Die Diktaturen Rumäniens

Autoritäre Regime in Ostmittel- und Südosteuropa 1919-1944. Herausgeber Erwin Oberländer in Zusammenarbeit mit Rolf Ahmann, Hans Lemberg und Holm Sundhausen. Ferdinand Schöningh Verlag, Paderborn, München, Wien, Zürich 2001, 698 S., ISBN 3-506-76186-2, 51,60 Euro.
Der vorliegende voluminöse Band umfasst die Referate einer wissenschaftlichen Tagung zum Thema „Autoritäre Regime in Ostmittel- und Südosteuropa in den Jahren von 1919 bis 1944“. Die Tagung fand in Lamprecht/Pfalz statt und wurde von der Volkswagenstiftung gefördert. Als Autoren zeichnen 14 Wissenschaftler.
Die Ländern der genannten Region waren Ende des 19. Jahrhunderts und nach dem Ersten Weltkrieg als unabhängige Staaten aus der Konkursmasse des Osmanischen Reiches, Russlands und der Habsburgermonarchie entstanden. In den Zwischenkriegsjahren lösten überall - außer in der Tschechoslowakei – autoritäre Regime mehr oder weniger gut funktionierende parlamentarische Systeme ab: 1919 in Ungarn, 1926 in Polen und Litauen, 1928 in Albanien, 1929 in Jugoslawien, 1934 in Estland und Lettland, 1935 in Bulgarien, 1936 in Griechenland und 1938 in Rumänien. Die Verfasser untersuchen die erwähnten Länder gesondert und versuchen zusätzlich in übergreifenden Betrachtungen zu erklären, warum die parlamentarischen Systeme versagten und autoritäre Regime an die Macht gelangten. Es ist dabei zu unterscheiden zwischen Präsidialdiktaturen in Ostmitteleuropa und Königsdiktaturen in Südosteuropa. Wir werden unsere Aufmerksamkeit auf Südosteuropa, insonderheit auf Rumänien richten.
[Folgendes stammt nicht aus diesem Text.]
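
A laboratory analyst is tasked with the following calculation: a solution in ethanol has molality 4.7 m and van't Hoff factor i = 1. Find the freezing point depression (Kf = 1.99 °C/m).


ΔTf = Kf × m × i
= 1.99 × 4.7 × 1
= 9.353 °C

9.353 °C


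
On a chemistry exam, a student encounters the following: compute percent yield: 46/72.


% yield = actual/theoretical × 100
= 46/72 × 100
= 63.89%

63.89%


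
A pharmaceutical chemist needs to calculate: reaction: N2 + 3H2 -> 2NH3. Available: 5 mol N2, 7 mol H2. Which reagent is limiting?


Mole ratio available / coefficient:
  N2: 5/1 = 5.000
  H2: 7/3 = 2.333
Smaller ratio is limiting.

H2


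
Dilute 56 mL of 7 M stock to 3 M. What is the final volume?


C1V1 = C2V2
7 × 56 = 3 × V2
V2 = 392/3 = 130.67 mL

130.67 mL


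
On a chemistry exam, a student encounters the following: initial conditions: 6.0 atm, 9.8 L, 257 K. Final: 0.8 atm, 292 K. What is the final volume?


P1V1/T1 = P2V2/T2
V2 = P1V1T2/(T1P2)
= 6.0×9.8×292/(257×0.8)
= 83.51 L

83.51 L


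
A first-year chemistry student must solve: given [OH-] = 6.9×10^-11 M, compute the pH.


pOH = -log10([OH-]) = -log10(6.9×10^-11)
= 11 - log10(6.9) = 10.16
pH = 14 - pOH = 14 - 10.16 = 3.84

3.84


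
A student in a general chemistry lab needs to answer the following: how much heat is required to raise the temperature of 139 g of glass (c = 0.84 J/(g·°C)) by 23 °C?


q = mcΔT = 139 × 0.84 × 23
= 2685.48 J

2685.48 J


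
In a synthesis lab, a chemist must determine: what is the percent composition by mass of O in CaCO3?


M(CaCO3) = 1×40.08 + 1×12.01 + 3×16.0 = 100.09 g/mol
Mass of O = 3 × 16.0 = 48.00 g/mol
% O = 48.00/100.09 × 100 = 47.96%

47.96%


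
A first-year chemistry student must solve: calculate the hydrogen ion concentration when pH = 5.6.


[H+] = 10^(-pH) = 10^(-5.6)
= 2.51×10^-6 M

2.51×10^-6 M


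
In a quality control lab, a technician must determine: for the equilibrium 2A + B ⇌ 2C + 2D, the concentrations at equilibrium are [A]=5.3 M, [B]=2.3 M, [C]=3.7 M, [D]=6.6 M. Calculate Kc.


Kc = [C]^2[D]^2/([A]^2[B])
= (3.7^2 × 6.6^2)/(5.3^2 × 2.3^1)
= 596.3364/64.607
= 9.230

9.230


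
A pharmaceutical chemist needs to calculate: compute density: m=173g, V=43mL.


ρ = mass/volume
= 173/43
= 4.023 g/mL

4.023 g/mL


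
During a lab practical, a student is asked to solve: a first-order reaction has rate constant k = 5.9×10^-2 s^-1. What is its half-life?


t½ = ln2/k = 0.693147/(5.9×10^-2 s^-1)
= 11.75 s

11.75 s


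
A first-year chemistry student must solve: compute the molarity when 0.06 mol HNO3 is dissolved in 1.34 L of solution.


M = n/V = 0.06/1.34 = 0.045 mol/L

0.045 M


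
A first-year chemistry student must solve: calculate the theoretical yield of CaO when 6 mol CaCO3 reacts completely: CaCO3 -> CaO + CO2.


Mole ratio CaO:CaCO3 = 1:1
n(CaO) = 6 × 1/1 = 6.000 mol
mass = 6.000 × 56.08 = 336.48 g

336.48 g


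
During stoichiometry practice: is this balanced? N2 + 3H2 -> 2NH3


Equation: N2 + 3H2 -> 2NH3
Check atoms: H: 6=6, N: 2=2
Balanced

Yes, balanced


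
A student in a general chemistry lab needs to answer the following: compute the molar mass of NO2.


M(NO2) = 1×14.01 + 2×16.0
= 14.01 + 32.0
= 46.01 g/mol

46.01 g/mol


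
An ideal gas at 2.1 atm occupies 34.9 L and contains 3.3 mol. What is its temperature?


PV = nRT  (R = 0.08206 L·atm/(mol·K))
T = PV/(nR) = 2.1×34.9/(3.3×0.08206)
= 73.29/0.270798
= 270.64 K

270.64 K


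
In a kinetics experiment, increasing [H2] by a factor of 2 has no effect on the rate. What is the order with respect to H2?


rate ∝ [H2]^n
rate ∝ [H2]^0
Order in H2: 0

0


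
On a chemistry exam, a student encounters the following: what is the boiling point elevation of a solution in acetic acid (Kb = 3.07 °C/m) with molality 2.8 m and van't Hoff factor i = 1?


ΔTb = Kb × m × i
= 3.07 × 2.8 × 1
= 8.596 °C

8.596 °C


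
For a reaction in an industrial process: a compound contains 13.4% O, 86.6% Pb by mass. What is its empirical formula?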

Das schwierigste Problem, mit dem die jungen Balkanstaaten konfrontiert wurden, waren die durch die neuen Grenzziehungen entstandenen nationalen Minderheiten und die damit verbundenen Spannungen, da die jeweiligen Staatsnationen, vom Wunschdenken eines einheitlichen Nationalstaates geleitet, die multiethnische Bevölkerung ihres Staatengebildes zu ignorieren und nivellieren versuchten. „Die Grenzen der Staaten und die Grenzen in den Köpfen konnten nicht so rasch zur Deckung gebracht werden, wie die Nationalideologen dies wünschten ...Überall gab es Widersprüche, Illoyalitäten, Identitätskrisen und Verweigerungen gegenüber der imaginierten Nation.“ (Holm Sundhausen) Die nationalgesellschaftliche Diskrepanz wurde durch unterschiedliche Entwicklungsstadien der zusammengeschlossenen Landesteile und Völkerschaften verschärft, etwa zwischen den aus Österreich-Ungarn herausgelösten Provinzen und jenen, die dem Osmanischen Reich angehört hatten. Hinzu kam, dass die Demokratie keine Basis in den ländlich geprägten Ländern Südosteuropas mit einer großen Zahl von Analphabeten besaß und die Bauernmassen von den herrschenden Eliten manipuliert wurden. Nach Sundhausen stellen Jugoslawien und Rumänien „hybride Konglomerate extrem heterogener Teile“ dar.

Mit Rumänien befassen sich zwei Beiträge: Hans-Christian Maner untersucht die Voraussetzungen der autoritären Monarchie, Florin Müller die autoritären Regime in den Jahren 1938 bis 1944.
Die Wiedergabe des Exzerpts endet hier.